Creative Rug-Hooking

  • Maiwa Loft #6-1666 Johnston St. Vancouver, BC Canada

With Nadine Flagel

$295 [Includes $80 lab fee] class limit 14. Feb 17, 18, 19, 2017 (Fri, Sat, Sun 10am-4pm).

Some of the world’s most impressive folk artistry comes from repurposing textiles. In this class students will learn how to hook rugs as most early practitioners did, with reused fabrics and yarns. Reclaimed wool is both ethical and sustainable, and it results in unexpected yet felicitous juxtapositions of texture and colour. In this class we will work in the style of modern primitive rug hookers, with large (1/4” wide) strips of fabric.

Rug hooking involves the use of a hook to pull strips of fabric through an open-weave linen foundation cloth.

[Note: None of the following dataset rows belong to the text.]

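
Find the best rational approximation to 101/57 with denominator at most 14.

Expand x = 101/57 as a continued fraction with the Euclidean algorithm:
  101 = 1*57 + 44, so a_0 = 1.
  57 = 1*44 + 13, so a_1 = 1.
  44 = 3*13 + 5, so a_2 = 3.
  13 = 2*5 + 3, so a_3 = 2.
  5 = 1*3 + 2, so a_4 = 1.
  3 = 1*2 + 1, so a_5 = 1.
  2 = 2*1 + 0, so a_6 = 2.
so x = [1; 1, 3, 2, 1, 1, 2].
Convergents (p_i = a_i*p_{i-1} + p_{i-2}, q_i = a_i*q_{i-1} + q_{i-2} with p_{-2}=0, p_{-1}=1, q_{-2}=1, q_{-1}=0), until the denominator exceeds 14:
  i=0: a_0=1, p_0 = 1*1 + 0 = 1, q_0 = 1*0 + 1 = 1.
  i=1: a_1=1, p_1 = 1*1 + 1 = 2, q_1 = 1*1 + 0 = 1.
  i=2: a_2=3, p_2 = 3*2 + 1 = 7, q_2 = 3*1 + 1 = 4.
  i=3: a_3=2, p_3 = 2*7 + 2 = 16, q_3 = 2*4 + 1 = 9.
  i=4: a_4=1, p_4 = 1*16 + 7 = 23, q_4 = 1*9 + 4 = 13.
  i=5: a_5=1, p_5 = 1*23 + 16 = 39, q_5 = 1*13 + 9 = 22.
q_5 = 22 > 14, so the last convergent with denominator <= 14 is p_4/q_4 = 23/13.
The closest fraction with denominator <= 14 is either p_4/q_4 or the intermediate fraction (k*p_4 + p_3)/(k*q_4 + q_3) with the largest k >= 1 whose denominator stays <= 14; these approach x as k grows, and every other convergent or intermediate fraction in range is farther away.
Largest k: floor((14 - q_3)/q_4) = floor((14 - 9)/13) = 0.
Since k = 0, no intermediate fraction beyond p_4/q_4 has denominator <= 14, so the convergent 23/13 is the closest (its error is |101*13 - 23*57|/(57*13) = 2/741).

23/13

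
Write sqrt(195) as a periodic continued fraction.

Write x_i = (sqrt(195) + m_i)/d_i with (m_0, d_0) = (0, 1). a_0 = floor(sqrt(195)) = 13, since 13^2 = 169 <= 195 < 196 = 14^2.
Iterate m_{i+1} = d_i*a_i - m_i, d_{i+1} = (195 - m_{i+1}^2)/d_i, a_{i+1} = floor((a_0 + m_{i+1})/d_{i+1}):
  m_1 = 1*13 - 0 = 13, d_1 = (195 - 13^2)/1 = 26/1 = 26, a_1 = floor((13 + 13)/26) = 1.
  m_2 = 26*1 - 13 = 13, d_2 = (195 - 13^2)/26 = 26/26 = 1, a_2 = floor((13 + 13)/1) = 26.
  m_3 = 1*26 - 13 = 13, d_3 = (195 - 13^2)/1 = 26/1 = 26: (m_3, d_3) = (m_1, d_1) = (13, 26), so from here the quotients repeat a_1, a_2; the period length is 2.
Hence the expansion of sqrt(195) is a_0 = 13 followed by the repeating block 1, 26 (period 2).

[13; (1, 26)]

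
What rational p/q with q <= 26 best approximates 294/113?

Expand x = 294/113 as a continued fraction with the Euclidean algorithm:
  294 = 2*113 + 68, so a_0 = 2.
  113 = 1*68 + 45, so a_1 = 1.
  68 = 1*45 + 23, so a_2 = 1.
  45 = 1*23 + 22, so a_3 = 1.
  23 = 1*22 + 1, so a_4 = 1.
  22 = 22*1 + 0, so a_5 = 22.
so x = [2; 1, 1, 1, 1, 22].
Convergents (p_i = a_i*p_{i-1} + p_{i-2}, q_i = a_i*q_{i-1} + q_{i-2} with p_{-2}=0, p_{-1}=1, q_{-2}=1, q_{-1}=0), until the denominator exceeds 26:
  i=0: a_0=2, p_0 = 2*1 + 0 = 2, q_0 = 2*0 + 1 = 1.
  i=1: a_1=1, p_1 = 1*2 + 1 = 3, q_1 = 1*1 + 0 = 1.
  i=2: a_2=1, p_2 = 1*3 + 2 = 5, q_2 = 1*1 + 1 = 2.
  i=3: a_3=1, p_3 = 1*5 + 3 = 8, q_3 = 1*2 + 1 = 3.
  i=4: a_4=1, p_4 = 1*8 + 5 = 13, q_4 = 1*3 + 2 = 5.
  i=5: a_5=22, p_5 = 22*13 + 8 = 294, q_5 = 22*5 + 3 = 113.
q_5 = 113 > 26, so the last convergent with denominator <= 26 is p_4/q_4 = 13/5.
The closest fraction with denominator <= 26 is either p_4/q_4 or the intermediate fraction (k*p_4 + p_3)/(k*q_4 + q_3) with the largest k >= 1 whose denominator stays <= 26; these approach x as k grows, and every other convergent or intermediate fraction in range is farther away.
Largest k: floor((26 - q_3)/q_4) = floor((26 - 3)/5) = 4.
That gives (4*13 + 8)/(4*5 + 3) = 60/23.
Compare the errors: |x - 13/5| = |294*5 - 13*113|/(113*5) = 1/565, and |x - 60/23| = |294*23 - 60*113|/(113*23) = 18/2599.
Cross-multiplying, 1*2599 = 2599 < 10170 = 18*565, so 1/565 is smaller: the convergent 13/5 is closer to x than 60/23.

13/5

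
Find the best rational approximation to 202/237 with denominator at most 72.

52/61

Expand x = 202/237 as a continued fraction with the Euclidean algorithm:
  202 = 0*237 + 202, so a_0 = 0.
  237 = 1*202 + 35, so a_1 = 1.
  202 = 5*35 + 27, so a_2 = 5.
  35 = 1*27 + 8, so a_3 = 1.
  27 = 3*8 + 3, so a_4 = 3.
  8 = 2*3 + 2, so a_5 = 2.
  3 = 1*2 + 1, so a_6 = 1.
  2 = 2*1 + 0, so a_7 = 2.
so x = [0; 1, 5, 1, 3, 2, 1, 2].
Convergents (p_i = a_i*p_{i-1} + p_{i-2}, q_i = a_i*q_{i-1} + q_{i-2} with p_{-2}=0, p_{-1}=1, q_{-2}=1, q_{-1}=0), until the denominator exceeds 72:
  i=0: a_0=0, p_0 = 0*1 + 0 = 0, q_0 = 0*0 + 1 = 1.
  i=1: a_1=1, p_1 = 1*0 + 1 = 1, q_1 = 1*1 + 0 = 1.
  i=2: a_2=5, p_2 = 5*1 + 0 = 5, q_2 = 5*1 + 1 = 6.
  i=3: a_3=1, p_3 = 1*5 + 1 = 6, q_3 = 1*6 + 1 = 7.
  i=4: a_4=3, p_4 = 3*6 + 5 = 23, q_4 = 3*7 + 6 = 27.
  i=5: a_5=2, p_5 = 2*23 + 6 = 52, q_5 = 2*27 + 7 = 61.
  i=6: a_6=1, p_6 = 1*52 + 23 = 75, q_6 = 1*61 + 27 = 88.
q_6 = 88 > 72, so the last convergent with denominator <= 72 is p_5/q_5 = 52/61.
The closest fraction with denominator <= 72 is either p_5/q_5 or the intermediate fraction (k*p_5 + p_4)/(k*q_5 + q_4) with the largest k >= 1 whose denominator stays <= 72; these approach x as k grows, and every other convergent or intermediate fraction in range is farther away.
Largest k: floor((72 - q_4)/q_5) = floor((72 - 27)/61) = 0.
Since k = 0, no intermediate fraction beyond p_5/q_5 has denominator <= 72, so the convergent 52/61 is the closest (its error is |202*61 - 52*237|/(237*61) = 2/14457).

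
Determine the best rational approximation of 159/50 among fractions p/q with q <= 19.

35/11

Expand x = 159/50 as a continued fraction with the Euclidean algorithm:
  159 = 3*50 + 9, so a_0 = 3.
  50 = 5*9 + 5, so a_1 = 5.
  9 = 1*5 + 4, so a_2 = 1.
  5 = 1*4 + 1, so a_3 = 1.
  4 = 4*1 + 0, so a_4 = 4.
so x = [3; 5, 1, 1, 4].
Convergents (p_i = a_i*p_{i-1} + p_{i-2}, q_i = a_i*q_{i-1} + q_{i-2} with p_{-2}=0, p_{-1}=1, q_{-2}=1, q_{-1}=0), until the denominator exceeds 19:
  i=0: a_0=3, p_0 = 3*1 + 0 = 3, q_0 = 3*0 + 1 = 1.
  i=1: a_1=5, p_1 = 5*3 + 1 = 16, q_1 = 5*1 + 0 = 5.
  i=2: a_2=1, p_2 = 1*16 + 3 = 19, q_2 = 1*5 + 1 = 6.
  i=3: a_3=1, p_3 = 1*19 + 16 = 35, q_3 = 1*6 + 5 = 11.
  i=4: a_4=4, p_4 = 4*35 + 19 = 159, q_4 = 4*11 + 6 = 50.
q_4 = 50 > 19, so the last convergent with denominator <= 19 is p_3/q_3 = 35/11.
The closest fraction with denominator <= 19 is either p_3/q_3 or the intermediate fraction (k*p_3 + p_2)/(k*q_3 + q_2) with the largest k >= 1 whose denominator stays <= 19; these approach x as k grows, and every other convergent or intermediate fraction in range is farther away.
Largest k: floor((19 - q_2)/q_3) = floor((19 - 6)/11) = 1.
That gives (1*35 + 19)/(1*11 + 6) = 54/17.
Compare the errors: |x - 35/11| = |159*11 - 35*50|/(50*11) = 1/550, and |x - 54/17| = |159*17 - 54*50|/(50*17) = 3/850.
Cross-multiplying, 1*850 = 850 < 1650 = 3*550, so 1/550 is smaller: the convergent 35/11 is closer to x than 54/17.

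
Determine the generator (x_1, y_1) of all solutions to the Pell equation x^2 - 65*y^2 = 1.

First expand sqrt(65) as a continued fraction. With x_i = (sqrt(65) + m_i)/d_i and (m_0, d_0) = (0, 1): a_0 = floor(sqrt(65)) = 8, since 8^2 = 64 <= 65 < 81 = 9^2.
Iterate m_{i+1} = d_i*a_i - m_i, d_{i+1} = (65 - m_{i+1}^2)/d_i, a_{i+1} = floor((a_0 + m_{i+1})/d_{i+1}):
  m_1 = 1*8 - 0 = 8, d_1 = (65 - 8^2)/1 = 1/1 = 1, a_1 = floor((8 + 8)/1) = 16.
  m_2 = 1*16 - 8 = 8, d_2 = (65 - 8^2)/1 = 1/1 = 1: (m_2, d_2) = (m_1, d_1) = (8, 1), so from here the quotient a_1 repeats; the period length is 1.
So sqrt(65) = [8; (16)] with period length k = 1.
k is odd, so (p_{k-1}, q_{k-1}) only solves x^2 - 65y^2 = -1 and the fundamental solution of x^2 - 65y^2 = 1 is (p_{2k-1}, q_{2k-1}) = (p_1, q_1); compute convergents through index 1, running through the period twice.
Convergents (p_i = a_i*p_{i-1} + p_{i-2}, q_i = a_i*q_{i-1} + q_{i-2} with p_{-2}=0, p_{-1}=1, q_{-2}=1, q_{-1}=0):
  i=0: a_0=8, p_0 = 8*1 + 0 = 8, q_0 = 8*0 + 1 = 1.
  i=1: a_1=16, p_1 = 16*8 + 1 = 129, q_1 = 16*1 + 0 = 16.
Indeed p_0^2 - 65*q_0^2 = 64 - 65 = -1, not +1.
Check: 129^2 - 65*16^2 = 16641 - 16640 = 1, so (x, y) = (129, 16) solves the equation, and by the theorem it is the least positive solution.

(x, y) = (129, 16)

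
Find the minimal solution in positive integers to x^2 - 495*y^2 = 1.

(x, y) = (89, 4)

First expand sqrt(495) as a continued fraction. With x_i = (sqrt(495) + m_i)/d_i and (m_0, d_0) = (0, 1): a_0 = floor(sqrt(495)) = 22, since 22^2 = 484 <= 495 < 529 = 23^2.
Iterate m_{i+1} = d_i*a_i - m_i, d_{i+1} = (495 - m_{i+1}^2)/d_i, a_{i+1} = floor((a_0 + m_{i+1})/d_{i+1}):
  m_1 = 1*22 - 0 = 22, d_1 = (495 - 22^2)/1 = 11/1 = 11, a_1 = floor((22 + 22)/11) = 4.
  m_2 = 11*4 - 22 = 22, d_2 = (495 - 22^2)/11 = 11/11 = 1, a_2 = floor((22 + 22)/1) = 44.
  m_3 = 1*44 - 22 = 22, d_3 = (495 - 22^2)/1 = 11/1 = 11: (m_3, d_3) = (m_1, d_1) = (22, 11), so from here the quotients repeat a_1, a_2; the period length is 2.
So sqrt(495) = [22; (4, 44)] with period length k = 2.
k is even, so the fundamental solution of x^2 - 495y^2 = 1 is (p_{k-1}, q_{k-1}) = (p_1, q_1); compute convergents through index 1.
Convergents (p_i = a_i*p_{i-1} + p_{i-2}, q_i = a_i*q_{i-1} + q_{i-2} with p_{-2}=0, p_{-1}=1, q_{-2}=1, q_{-1}=0):
  i=0: a_0=22, p_0 = 22*1 + 0 = 22, q_0 = 22*0 + 1 = 1.
  i=1: a_1=4, p_1 = 4*22 + 1 = 89, q_1 = 4*1 + 0 = 4.
Check: 89^2 - 495*4^2 = 7921 - 7920 = 1, so (x, y) = (89, 4) solves the equation, and by the theorem it is the least positive solution.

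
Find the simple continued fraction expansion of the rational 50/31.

Run the Euclidean algorithm on 50 and 31; the successive quotients are the partial quotients a_0, a_1, ... (each step inverts the fractional part left over by the previous one):
  50 = 1*31 + 19, so a_0 = 1.
  31 = 1*19 + 12, so a_1 = 1.
  19 = 1*12 + 7, so a_2 = 1.
  12 = 1*7 + 5, so a_3 = 1.
  7 = 1*5 + 2, so a_4 = 1.
  5 = 2*2 + 1, so a_5 = 2.
  2 = 2*1 + 0, so a_6 = 2.
The remainder reaches 0 after 7 divisions, so the expansion has 7 partial quotients, read off in order.

[1; 1, 1, 1, 1, 2, 2]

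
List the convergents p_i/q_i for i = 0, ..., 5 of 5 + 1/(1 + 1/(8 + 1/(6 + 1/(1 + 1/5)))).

Using the convergent recurrence p_i = a_i*p_{i-1} + p_{i-2}, q_i = a_i*q_{i-1} + q_{i-2} with p_{-2}=0, p_{-1}=1, q_{-2}=1, q_{-1}=0:
  i=0: a_0=5, p_0 = 5*1 + 0 = 5, q_0 = 5*0 + 1 = 1.
  i=1: a_1=1, p_1 = 1*5 + 1 = 6, q_1 = 1*1 + 0 = 1.
  i=2: a_2=8, p_2 = 8*6 + 5 = 53, q_2 = 8*1 + 1 = 9.
  i=3: a_3=6, p_3 = 6*53 + 6 = 324, q_3 = 6*9 + 1 = 55.
  i=4: a_4=1, p_4 = 1*324 + 53 = 377, q_4 = 1*55 + 9 = 64.
  i=5: a_5=5, p_5 = 5*377 + 324 = 2209, q_5 = 5*64 + 55 = 375.

5/1, 6/1, 53/9, 324/55, 377/64, 2209/375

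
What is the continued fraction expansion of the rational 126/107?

[1; 5, 1, 1, 1, 2, 2]

Run the Euclidean algorithm on 126 and 107; the successive quotients are the partial quotients a_0, a_1, ... (each step inverts the fractional part left over by the previous one):
  126 = 1*107 + 19, so a_0 = 1.
  107 = 5*19 + 12, so a_1 = 5.
  19 = 1*12 + 7, so a_2 = 1.
  12 = 1*7 + 5, so a_3 = 1.
  7 = 1*5 + 2, so a_4 = 1.
  5 = 2*2 + 1, so a_5 = 2.
  2 = 2*1 + 0, so a_6 = 2.
The remainder reaches 0 after 7 divisions, so the expansion has 7 partial quotients, read off in order.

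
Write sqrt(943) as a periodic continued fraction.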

Through imaginative exercises students will design and realize their own geometric pattern for a small rug.

Students will have many opportunities for hands-on practice and will learn through both group and individual instruction. Each participant will leave with a small piece in progress, as well as the tools, knowledge, and resources to finish that piece and start the next one. The potential of rug hooking is unlimited, often leading to many future projects.


About Nadine Flagel

Nadine Flagel is an emerging textile artist and rug hooking instructor who lives in Vancouver, British Columbia. Her work has been included in several juried group exhibitions, and her articles on textile art have been published by Rug Hooking Magazine. Nadine has also received grants to make textile art with youth. She is a member of the Vancouver Guild of Fibre Artists and the Craft Council of British Columbia. In 2015 she founded Pretext Studio:


Nadine completed her formal studies with a Ph.D. in English literature and taught English for many years. In 2003 she began to teach herself rug hooking and quilting skills. Studies with advanced practitioners of textile art such as Michelle Sirois-Silver have led to a greater commitment to Nadine’s artistic practice, to sharing skills, and to sustainable, ethical textile use, all regularly documented through social media.